A robot amongst plants

FarmView: CMU Researchers Working to Increase Crop Yield With Fewer Resources


FarmView in :30

Artificial intelligence experts at Carnegie Mellon University are teaming up with agricultural leaders and plant scientists to solve the emerging global food crisis. CMU researchers are developing and deploying a unique comprehensive system of sensing, robotics and A.I. technologies to improve plant breeding and crop management practices in an effort to feed the earth's projected 9.6 billion people, 20 years from now.

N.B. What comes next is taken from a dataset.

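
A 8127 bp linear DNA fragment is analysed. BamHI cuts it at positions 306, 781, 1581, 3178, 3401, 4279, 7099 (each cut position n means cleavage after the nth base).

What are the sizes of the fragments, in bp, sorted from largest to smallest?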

Plant yields are not increasing fast enough. What's needed are plants that produce more food on fewer acres with less water. Enter Carnegie Mellon's FarmView, a multidisciplinary research team that is developing automated, data-driven decision tools to increase the yield of sorghum, a drought- and heat-tolerant grain that thrives in famine-prone parts of the world. Researchers are collecting data with drones, robots and stationary sensors on sorghum plants growing at Clemson University, a FarmView partner. Machine learning technologies analyze the data to determine what characteristics produce greater yields. These technologies are also being applied to controlled environmental agricultural systems like vertical farms and greenhouses.

CMU is the conduit from basic research to solving real problems: finding solutions for farmers around the world to grow more food without changing how they farm. Carnegie Mellon researchers are using their expertise to fight world hunger, and doing the work that matters.